I agree. The problem is that the internet lends itself to such. It is hard to "discuss" cardinal and (mostly) agreed doctrines, because of the lack of face to face dialog.


----------



## Semper Fidelis (Feb 10, 2006)

> _Originally posted by fredtgreco_
> I agree. The problem is that the internet lends itself to such. It is hard to "discuss" cardinal and (mostly) agreed doctrines, because of the lack of face to face dialog.


Very, very true. I've stated this before. I have had to do a bit of reading on the "psychology of killing" so to speak. It is not an easy thing to do. Muskets were found in Gettysburg with 22 rounds stuffed on top of each other. Many men, while brave enough to advance, are afraid to fire and kill another man. The most feared warriors have always been those who are fearless with a blade - those with enough courage to stand and fight when another man is hacking at him. Alexander won many battles with a very disciplined force and relatively few casualties because many of the Armies he faced would crumble due to lack of discipline.

Distance, real or pyschological, makes killing another person much easier. It's easier to shoot than to stab, easier to shoot a man from 1000 yards and feel detached than at 15 yards, easier to push a button and get a report that your target is destroyed than throw a grenade into a room.

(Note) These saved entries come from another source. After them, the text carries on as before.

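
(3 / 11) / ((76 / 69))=207 / 836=0.25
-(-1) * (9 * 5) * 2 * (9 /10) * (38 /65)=47.35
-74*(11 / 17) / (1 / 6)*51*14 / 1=-205128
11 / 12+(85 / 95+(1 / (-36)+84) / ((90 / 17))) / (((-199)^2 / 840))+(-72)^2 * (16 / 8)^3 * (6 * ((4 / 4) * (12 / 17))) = 242646555611429 / 1381441284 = 175647.39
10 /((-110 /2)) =-2 /11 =-0.18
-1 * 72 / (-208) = 9 / 26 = 0.35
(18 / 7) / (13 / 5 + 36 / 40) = 0.73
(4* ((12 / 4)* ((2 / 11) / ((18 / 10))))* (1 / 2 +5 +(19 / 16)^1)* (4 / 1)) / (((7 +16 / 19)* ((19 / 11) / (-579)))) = -206510 / 149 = -1385.97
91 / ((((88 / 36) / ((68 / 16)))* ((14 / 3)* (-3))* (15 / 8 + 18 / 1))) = -663 / 1166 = -0.57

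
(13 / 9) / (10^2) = 13 / 900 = 0.01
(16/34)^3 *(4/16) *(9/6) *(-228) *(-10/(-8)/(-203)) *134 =7332480/997339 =7.35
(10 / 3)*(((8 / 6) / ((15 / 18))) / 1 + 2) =12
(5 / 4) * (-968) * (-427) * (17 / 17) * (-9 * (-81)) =376652430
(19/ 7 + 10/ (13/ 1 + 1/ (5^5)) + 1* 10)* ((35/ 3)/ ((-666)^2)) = 2396540/ 6757464771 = 0.00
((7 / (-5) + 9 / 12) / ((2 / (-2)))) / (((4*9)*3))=13 / 2160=0.01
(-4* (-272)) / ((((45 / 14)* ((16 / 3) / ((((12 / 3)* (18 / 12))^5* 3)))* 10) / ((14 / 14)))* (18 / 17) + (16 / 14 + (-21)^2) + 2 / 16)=27965952 / 11368253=2.46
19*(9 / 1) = 171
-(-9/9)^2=-1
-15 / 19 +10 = 175 / 19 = 9.21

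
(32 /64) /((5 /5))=1 /2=0.50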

Sin is the same way. I have to remind myself that I should have the same fear of offending a brother virtually than I do with him face to face.


----------



## Civbert (Feb 10, 2006)

> _Originally posted by fredtgreco_
> 
> I agree. The problem is that the internet lends itself to such. It is hard to "discuss" cardinal and (mostly) agreed doctrines, because of the lack of face to face dialog.



Although the Puritan Board is better than the typical Internet sites - I think due to the lack of anonymity. I'm less likely to post anything I wouldn't want my Pastor or Mom to read. Although serious disagreements and arguments may take place here, and a fair share of "straw man" arguments are still presented, there are fewer _abuse_ ad hominems.

.

:bigsmile:


----------